Герберт Уэллс
— Жениться надо с разбором, знать, на ком женишься, — сказал мистер Бришер, задумчиво покручивая пухлой рукой длинные жидкие усы, которые скрывали у него отсутствие подбородка.
— Вот почему вы… — вставил я.
— Да, — продолжал мистер Бришер, мрачно глядя перед собой слезящимися серо-голубыми глазами; он выразительно покачал головой и дружески дохнул на меня спиртным перегаром. — Сколько раз пытались меня окрутить. В одном нашем городе я мог бы назвать многих, но никому это еще не удалось, поверьте, никому.
Я окинул взглядом его раскрасневшееся лицо, обширность его экватора, художественную небрежность его туалета и вздохнул, подумав, как опрометчиво поступает женский пол: вот человек поневоле останется последним отпрыском своего рода!
— Шустрым я был малым в прежние годы, — сказал мистер Бришер. — Трудненько иной раз приходилось, но я был настороже, всегда настороже, ну и спасся.
Он нагнулся ко мне через столик, видимо, раздумывая, заслуживаю ли я доверия или нет. Наконец я с облегчением увидел, что вопрос решен в мою пользу.
— Я был однажды помолвлен, — объявил мистер Бришер; он скользнул взглядом по стойке бара и погрузился в воспоминания.
— Так далеко зашло?
Он поглядел на меня.
— Да, так далеко зашло. Собственно говоря… — Он наклонился ко мне, понизил голос и жестом грязноватой руки как бы отстранил от себя презренный мир. — Собственно говоря, если она не умерла или не вышла за другого, я и сейчас еще помолвлен. Да, до сих пор, — заявил он, покачивая головой и скривив лицо. — Все еще! — сказал он, перестал гримасничать и, к моему удивлению, расплылся в самодовольной улыбке. — Я! Но я сбежал, — пояснил он, восхищенно вскидывая брови. — Унес ноги! И это еще не все! Верьте не верьте, — продолжал он, — но я нашел клад! Самый настоящий клад!
Я подумал, что это ирония, и, быть может, не проявил достаточного удивления.
— Да, — сказал он. — Нашел клад. И унес ноги. Говорю вам, вы до смерти удивитесь, если я расскажу, что со мной случилось.
Он несколько раз повторил, что нашел клад и не воспользовался им.
Я не стал приставать к нему с расспросами, но поспешил позаботиться о телесных нуждах мистера Бришера и только после этого навел его снова на разговор о покинутой невесте.
— Милая была девушка, — сказал он не без грусти, как мне показалось, — и очень порядочная.
Он поднял брови и поджал губы, изображая исключительную порядочность, идущую гораздо дальше того, что нравится нам, пожилым людям.
— Это случилась далеко отсюда, точнее говоря, в Эссексе. Близ Колчестера. Я тогда жил в Лондоне, подвизался по строительной части. Шикарным пареньком я был тогда, скажу я вам! Стройным! Выходной костюм — мое почтение! И цилиндр, обратите внимание! — Рука мистера Бришера взлетела над головой в беспредельность, показывая, каким высоким был его цилиндр. — Зонтик, отличный зонтик с роговой ручкой.
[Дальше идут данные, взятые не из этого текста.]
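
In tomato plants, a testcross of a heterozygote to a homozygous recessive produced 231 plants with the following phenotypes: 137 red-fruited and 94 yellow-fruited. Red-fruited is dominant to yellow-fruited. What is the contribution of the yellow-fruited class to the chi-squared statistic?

A testcross of a heterozygote (Aa × aa) gives a 1:1 phenotypic ratio.
Under the 1:1 hypothesis (Σ ratio = 2, N = 231):
  red-fruited: 231 × 1/2 = 115.5
  yellow-fruited: 231 × 1/2 = 115.5
Contribution of yellow-fruited: (94 − 115.5)² / 115.5 = 4.0022

4.002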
Сбережения! Я знал цену деньгам, расчетливым был.
Он ненадолго задумался, как все мы рано или поздно задумываемся над утраченным блеском юности. Но от прописных истин воздержался, как и подобает в баре.
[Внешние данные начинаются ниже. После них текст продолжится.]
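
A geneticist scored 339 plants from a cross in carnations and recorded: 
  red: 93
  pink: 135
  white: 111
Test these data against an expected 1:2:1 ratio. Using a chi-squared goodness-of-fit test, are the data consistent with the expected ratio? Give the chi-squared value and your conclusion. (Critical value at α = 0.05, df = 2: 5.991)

15.956; not consistent

Expected counts for N = 339 under a 1:2:1 ratio (total parts = 4):
  red: 339 × 1/4 = 84.75
  pink: 339 × 2/4 = 169.5
  white: 339 × 1/4 = 84.75
χ² = Σ (O − E)² / E
  red: (93 − 84.75)² / 84.75 = 0.8031
  pink: (135 − 169.5)² / 169.5 = 7.0221
  white: (111 − 84.75)² / 84.75 = 8.1305
χ² = 0.8031 + 7.0221 + 8.1305 = 15.9557 ≈ 15.956
Degrees of freedom = 3 − 1 = 2; critical value at α = 0.05 is 5.991.
Since 15.956 > 5.991, we reject the null hypothesis — the data do not fit the 1:2:1 ratio.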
— Я познакомился с ней через приятеля: он с ее сестрой был помолвлен. Она гостила в Лондоне у тетки, державшей мясную лавку. Тетка была очень строгая — все ее родственники отличались строгостью, — и старуха пускала свою племянницу гулять с моим приятелем лишь с Сестрой, то есть с моей Джен. Вот он и втянул меня в эту затею, ну, просто, чтобы ему удобнее было. Мы всегда в воскресенье под вечер отправлялись в Баттерси-парк. Я в цилиндре, он тоже, и девушки, само собой, в полном параде. И в Баттерси-парке мы были под стать другим.